BANJARMASIN – Kesempatan melanjutkan pendidikan bagi anak-anak dari keluarga duafa kembali diperkuat melalui sinergi antara BAZNAS Kota Banjarmasin dan UPZ Bank Kalsel.
Kolaborasi tersebut diwujudkan dengan penyaluran bantuan pendidikan kepada pelajar dan mahasiswa yang berlangsung di Aula Gedung Sekretariat Bersama Khatib Dayan Banjarmasin, Jalan Lingkar Dalam Selatan, Kamis (20/8/2026).
Pemerintah Kota Banjarmasin menilai dukungan pembiayaan pendidikan menjadi salah satu langkah penting untuk memastikan keterbatasan ekonomi tidak menghambat anak-anak dalam menempuh pendidikan.
Sekretaris Daerah Kota Banjarmasin Ichrom Muftezar mengatakan, bantuan yang diberikan harus dimanfaatkan secara tepat untuk mendukung proses pendidikan sekaligus pengembangan diri para penerima.
“Bantuan yang disalurkan hari ini tentu sangatlah berarti. Gunakan sebaik-baiknya untuk kebutuhan pendidikan, tingkatkan prestasi, dan yang paling penting bangun karakter yang baik,” pesannya.
Ia juga mengingatkan para penerima agar tidak memandang bantuan tersebut hanya sebagai dukungan finansial. Menurutnya, beasiswa merupakan kesempatan yang harus dimanfaatkan untuk meningkatkan kemampuan dan meraih prestasi.
Muftezar berharap para pelajar dan mahasiswa penerima bantuan nantinya dapat memberikan manfaat yang lebih luas setelah berhasil mencapai cita-citanya.
“Jangan berpikir menjadi orang sukses hanya untuk diri sendiri. Jadilah orang-orang yang memberi manfaat bagi keluarga, masyarakat, dan Kota Banjarmasin tercinta,” tegasnya.
Dalam penyaluran kali ini, bantuan pendidikan diberikan kepada mahasiswa dan pelajar dari sejumlah jenjang pendidikan. Untuk mahasiswa S1, bantuan UKT hingga penyelesaian pendidikan diberikan kepada 10 orang, terdiri dari lima mahasiswa Uniska, empat mahasiswa UIN dan satu mahasiswa Poliban dengan total bantuan Rp29,5 juta.
Sedangkan bantuan bagi pelajar SD, SMP dan sederajat diberikan kepada 35 anak dengan total dana Rp30,7 juta. Bantuan tersebut disalurkan melalui rekening Tabungan Simpanan Pelajar.
Ketua BAZNAS Kota Banjarmasin Riduan Masykur menjelaskan bahwa program tersebut merupakan bagian dari pendayagunaan dana zakat yang dikemas melalui program Banjarmasin Cerdas.
Ia menyebut target penerima manfaat program pendidikan BAZNAS pada tahun ini mencapai 300 orang. Jumlah tersebut masih berpeluang bertambah, terutama apabila partisipasi masyarakat dalam menyalurkan zakat, infak dan sedekah semakin meningkat.

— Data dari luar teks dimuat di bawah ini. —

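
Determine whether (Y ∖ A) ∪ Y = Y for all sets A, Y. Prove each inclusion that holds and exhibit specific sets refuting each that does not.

(⟹) Let x ∈ (Y ∖ A) ∪ Y. Then either x ∈ Y and x ∉ A; or x ∈ A ∩ Y. In each case x ∈ Y, so (Y ∖ A) ∪ Y ⊆ Y.

(⟸) Let x ∈ Y. Then either x ∈ Y and x ∉ A; or x ∈ A ∩ Y. In each case x ∈ (Y ∖ A) ∪ Y, so Y ⊆ (Y ∖ A) ∪ Y.

Both inclusions hold; the sets are equal.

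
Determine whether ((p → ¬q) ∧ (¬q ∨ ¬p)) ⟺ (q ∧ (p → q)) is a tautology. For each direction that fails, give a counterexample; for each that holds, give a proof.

(⟹) This fails. Under p = F, q = F, the left side is true but the right side is false.

(⟸) This fails. Under p = T, q = T, the left side is false but the right side is true.

Neither direction holds.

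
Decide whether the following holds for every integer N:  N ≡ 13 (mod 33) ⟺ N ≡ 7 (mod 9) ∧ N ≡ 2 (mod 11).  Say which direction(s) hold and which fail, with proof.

(⟸) If N ≡ 7 (mod 9) and N ≡ 2 (mod 11), then by the Chinese remainder theorem N ≡ 79 (mod 99). Since 79 ≡ 13 (mod 33) and 33 ∣ 99, we get N ≡ 13 (mod 33).

(⟹) This fails: N = 13 gives 13 ≡ 13 (mod 33) but 13 ≡ 4 (mod 9), so the conjunction on the right does not hold.

Not equivalent: only (⇐) holds.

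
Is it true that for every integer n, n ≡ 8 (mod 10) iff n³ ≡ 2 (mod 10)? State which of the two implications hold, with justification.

(←) Suppose n³ ≡ 2 (mod 10). The only residue r in {0, …, 9} with r³ ≡ 2 (mod 10) is r = 8, so n ≡ 8 (mod 10).

(→) Suppose n ≡ 8 (mod 10). Write n = 10j + 8. Then (10j + 8)³ = 1000j³ + 2400j² + 1920j + 512 = 10(100j³ + 240j² + 192j + 51) + 2, so n³ ≡ 2 (mod 10).

Equivalent; both directions hold.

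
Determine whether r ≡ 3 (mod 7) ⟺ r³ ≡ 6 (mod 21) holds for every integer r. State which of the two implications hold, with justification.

(⇒) fails and (⇐) fails.

(⟹) This fails: take r = 10. Then 10 ≡ 3 (mod 7), but 10³ = 1000 ≡ 13 (mod 21), not 6.

(⟸) This fails: take r = 6. Then 6³ = 216 ≡ 6 (mod 21), yet 6 ≡ 6 (mod 7), not 3.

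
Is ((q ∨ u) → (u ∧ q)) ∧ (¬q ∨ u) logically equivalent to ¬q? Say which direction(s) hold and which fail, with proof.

Forward direction. This fails. Under q = T, u = T, the left side is true but the right side is false.

Converse. This fails. Under q = F, u = T, the left side is false but the right side is true.

Both directions fail.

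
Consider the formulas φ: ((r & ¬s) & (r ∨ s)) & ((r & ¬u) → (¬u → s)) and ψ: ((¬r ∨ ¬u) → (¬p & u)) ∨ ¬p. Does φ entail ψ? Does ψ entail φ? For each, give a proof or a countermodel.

Forward direction. Assume the antecedent. If s is true, the antecedent cannot hold. If s is false, the antecedent forces (s = F, r = T, p = F, u = T) or (s = F, r = T, p = T, u = T), and ((¬r ∨ ¬u) → (¬p & u)) ∨ ¬p holds there. Either way ((¬r ∨ ¬u) → (¬p & u)) ∨ ¬p holds.

Converse. This fails. Under s = F, r = F, p = F, u = F, the left side is false but the right side is true.

Not equivalent: only (⇒) holds.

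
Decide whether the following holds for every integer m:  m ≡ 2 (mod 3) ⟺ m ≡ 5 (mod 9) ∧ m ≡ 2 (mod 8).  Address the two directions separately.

(⇒) This fails: m = 2 gives 2 ≡ 2 (mod 3) but 2 ≡ 2 (mod 9), so the conjunction on the right does not hold.

(⇐) Conversely, if m ≡ 5 (mod 9) and m ≡ 2 (mod 8), then by the Chinese remainder theorem m ≡ 50 (mod 72). Since 50 ≡ 2 (mod 3) and 3 ∣ 72, we get m ≡ 2 (mod 3).

Not equivalent: only (⇐) holds.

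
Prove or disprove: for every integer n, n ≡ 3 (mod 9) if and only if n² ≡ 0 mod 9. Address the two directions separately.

The forward direction holds; the converse fails.

[⇒] Suppose n ≡ 3 (mod 9). Write n = 9j + 3. Then (9j + 3)² = 81j² + 54j + 9 = 9(9j² + 6j + 1) + 0, so n² ≡ 0 (mod 9).

[⇐] This fails: take n = 0. Then 0² = 0 ≡ 0 (mod 9), yet 0 ≡ 0 (mod 9), not 3.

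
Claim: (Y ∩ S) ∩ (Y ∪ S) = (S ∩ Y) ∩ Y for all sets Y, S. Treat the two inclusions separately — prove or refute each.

Reverse inclusion. Let x ∈ (S ∩ Y) ∩ Y. Then x ∈ Y ∩ S, from which x ∈ (Y ∩ S) ∩ (Y ∪ S).

Forward inclusion. Let x ∈ (Y ∩ S) ∩ (Y ∪ S). Then x ∈ Y ∩ S, from which x ∈ (S ∩ Y) ∩ Y.

The two sets are equal.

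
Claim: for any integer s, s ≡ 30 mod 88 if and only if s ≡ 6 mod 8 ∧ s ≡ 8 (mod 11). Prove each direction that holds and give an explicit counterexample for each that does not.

(⇐) If s ≡ 6 (mod 8) and s ≡ 8 (mod 11), then by the Chinese remainder theorem s ≡ 30 (mod 88). This is exactly s ≡ 30 (mod 88).

(⇒) Suppose s ≡ 30 (mod 88); write s = 88j + 30. Since 8 ∣ 88, reducing mod 8 gives s ≡ 30 ≡ 6 (mod 8); since 11 ∣ 88, reducing mod 11 gives s ≡ 30 ≡ 8 (mod 11).

The biconditional holds.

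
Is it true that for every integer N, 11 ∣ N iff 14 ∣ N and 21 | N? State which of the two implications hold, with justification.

Forward direction. This fails: take N = 11. Certainly 11 ∣ 11, but 14 ∤ 11.

Converse. This fails: take N = 42. Both 14 ∣ 42 and 21 ∣ 42, yet 42 is not a multiple of 11 (since 42 = 3·11 + 9), so 11 ∤ 42.

(⇒) fails and (⇐) fails.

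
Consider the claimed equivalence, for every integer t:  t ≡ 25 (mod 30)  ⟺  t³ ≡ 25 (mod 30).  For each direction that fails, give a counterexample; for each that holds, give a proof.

(⟹) Suppose t ≡ 25 (mod 30). Write t = 30j + 25. Then (30j + 25)³ = 27000j³ + 67500j² + 56250j + 15625 = 30(900j³ + 2250j² + 1875j + 520) + 25, so t³ ≡ 25 (mod 30).

(⟸) Conversely, suppose t³ ≡ 25 (mod 30). The only residue r in {0, …, 29} with r³ ≡ 25 (mod 30) is r = 25, so t ≡ 25 (mod 30).

Both directions hold; the statement is true.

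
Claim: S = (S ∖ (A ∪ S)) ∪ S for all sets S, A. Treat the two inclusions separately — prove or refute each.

Both inclusions hold; the sets are equal.

(⟹) Let x ∈ S. Then either x ∈ S and x ∉ A; or x ∈ S ∩ A. In each case x ∈ (S ∖ (A ∪ S)) ∪ S, so S ⊆ (S ∖ (A ∪ S)) ∪ S.

(⟸) Let x ∈ (S ∖ (A ∪ S)) ∪ S. Then either x ∈ S and x ∉ A; or x ∈ S ∩ A. In each case x ∈ S, so (S ∖ (A ∪ S)) ∪ S ⊆ S.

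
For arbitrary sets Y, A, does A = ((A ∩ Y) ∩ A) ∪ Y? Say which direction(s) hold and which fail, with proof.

Neither inclusion holds.

Forward inclusion. This inclusion fails. Take Y = ∅, A = {1}; then 1 ∈ A but 1 ∉ ((A ∩ Y) ∩ A) ∪ Y.

Reverse inclusion. This inclusion fails. Take Y = {1}, A = ∅; then 1 ∈ ((A ∩ Y) ∩ A) ∪ Y but 1 ∉ A.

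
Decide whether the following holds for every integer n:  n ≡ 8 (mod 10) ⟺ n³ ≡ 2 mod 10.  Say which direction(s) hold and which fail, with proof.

Forward direction. Suppose n ≡ 8 (mod 10). Write n = 10j + 8. Then (10j + 8)³ = 1000j³ + 2400j² + 1920j + 512 = 10(100j³ + 240j² + 192j + 51) + 2, so n³ ≡ 2 (mod 10).

Converse. Suppose n³ ≡ 2 (mod 10). The only residue r in {0, …, 9} with r³ ≡ 2 (mod 10) is r = 8, so n ≡ 8 (mod 10).

Both directions hold.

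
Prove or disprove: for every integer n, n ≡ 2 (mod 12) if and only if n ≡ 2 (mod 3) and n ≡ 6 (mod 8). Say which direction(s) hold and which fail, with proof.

The forward direction fails; the converse holds.

(⇒) This fails: n = 2 gives 2 ≡ 2 (mod 12) but 2 ≡ 2 (mod 8), so the conjunction on the right does not hold.

(⇐) Conversely, if n ≡ 2 (mod 3) and n ≡ 6 (mod 8), then by the Chinese remainder theorem n ≡ 14 (mod 24). Since 14 ≡ 2 (mod 12) and 12 ∣ 24, we get n ≡ 2 (mod 12).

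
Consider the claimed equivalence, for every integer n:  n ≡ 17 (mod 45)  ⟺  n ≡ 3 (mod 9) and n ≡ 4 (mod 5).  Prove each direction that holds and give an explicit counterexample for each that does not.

(⇒) fails and (⇐) fails.

(→) This fails: n = 17 gives 17 ≡ 17 (mod 45) but 17 ≡ 8 (mod 9), so the conjunction on the right does not hold.

(←) This fails: n = 39 satisfies both congruences on the right (39 ≡ 3 mod 9 and 39 ≡ 4 mod 5) yet 39 ≡ 39 (mod 45), not 17.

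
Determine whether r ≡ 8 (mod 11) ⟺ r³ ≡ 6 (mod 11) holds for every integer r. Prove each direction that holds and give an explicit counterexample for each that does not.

(⇒) Suppose r ≡ 8 (mod 11). Write r = 11j + 8. Then (11j + 8)³ = 1331j³ + 2904j² + 2112j + 512 = 11(121j³ + 264j² + 192j + 46) + 6, so r³ ≡ 6 (mod 11).

(⇐) For the converse, argue contrapositively. If r ≢ 8 (mod 11), then r is congruent to one of 0, 1, 2, 3, 4, 5, 6, 7, 9, 10 modulo 11, and these give r³ ≡ 0, 1, 8, 5, 9, 4, 7, 2, 3, 10 respectively — never 6.

Both directions hold; the statement is true.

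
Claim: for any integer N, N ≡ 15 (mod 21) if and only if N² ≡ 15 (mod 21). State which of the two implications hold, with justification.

(→) Suppose N ≡ 15 (mod 21). Write N = 21j + 15. Then (21j + 15)² = 441j² + 630j + 225 = 21(21j² + 30j + 10) + 15, so N² ≡ 15 (mod 21).

(←) This fails: take N = 6. Then 6² = 36 ≡ 15 (mod 21), yet 6 ≡ 6 (mod 21), not 15.

(⇒) holds; (⇐) fails.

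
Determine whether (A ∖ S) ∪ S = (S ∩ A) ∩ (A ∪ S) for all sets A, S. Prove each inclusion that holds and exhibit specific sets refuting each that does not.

(⟹) This inclusion fails. Take A = {1}, S = ∅; then 1 ∈ (A ∖ S) ∪ S but 1 ∉ (S ∩ A) ∩ (A ∪ S).

(⟸) Let x ∈ (S ∩ A) ∩ (A ∪ S). Then x ∈ A ∩ S, from which x ∈ (A ∖ S) ∪ S.

Only the reverse inclusion holds.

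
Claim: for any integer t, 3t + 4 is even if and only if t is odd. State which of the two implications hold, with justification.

Forward direction. This fails: t = 6 gives 3t + 4 = 22, which is even, but 6 is even, not odd.

Converse. This also fails: t = 1 is odd, but 3t + 4 = 7 is odd, not even.

Neither direction holds.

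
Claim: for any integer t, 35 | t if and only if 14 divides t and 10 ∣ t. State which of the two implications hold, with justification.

[⇒] This fails: take t = 35. Certainly 35 ∣ 35, but 14 ∤ 35.

[⇐] Suppose 14 ∣ t and 10 ∣ t. Any common multiple of 14 and 10 is a multiple of their lcm; here lcm(14, 10) = 14·10/gcd(14, 10) = 140/2 = 70, so 70 ∣ t. Since 35 ∣ 70, it follows that 35 ∣ t.

Not equivalent: only (⇐) holds.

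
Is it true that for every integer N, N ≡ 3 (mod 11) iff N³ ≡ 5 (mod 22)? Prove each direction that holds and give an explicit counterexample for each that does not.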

“Semakin banyak zakat, infak, dan sedekah yang masuk ke BAZNAS, semakin banyak pula penerima manfaat bagi kaum duafa,” ungkap Riduan.
Menurutnya, dukungan dari masyarakat maupun lembaga menjadi bagian penting dalam memperluas jangkauan program pendidikan. BAZNAS juga membuka peluang agar bantuan dapat diberikan kepada kelompok masyarakat lain yang membutuhkan, termasuk anak-anak yang menjadi korban musibah.
Sementara itu, Kepala Bank Kalsel KCP Syariah Gatot Subroto, Farid, mengatakan dukungan terhadap program pendidikan tersebut merupakan bagian dari komitmen Bank Kalsel dalam membantu peningkatan kualitas sumber daya manusia di daerah.
Ia menjelaskan, kerja sama dengan BAZNAS telah berlangsung cukup lama dan menjadi salah satu wadah untuk menyalurkan dana UPZ agar dapat memberikan manfaat langsung kepada masyarakat.
“Melalui sinergi ini, penyaluran dana UPZ Bank Kalsel bisa terlaksana dengan baik. Ini murni dukungan kami untuk sekolah, keperluan pendidikan anak-anak, dan pembinaan sumber daya manusia,” tuturnya.
Melalui kolaborasi tersebut, bantuan zakat tidak hanya menjadi bentuk kepedulian sosial, tetapi juga diarahkan sebagai investasi jangka panjang dalam membangun sumber daya manusia. Pemerintah dan para mitra berharap semakin banyak anak dari keluarga duafa yang dapat mempertahankan pendidikan hingga jenjang lebih tinggi.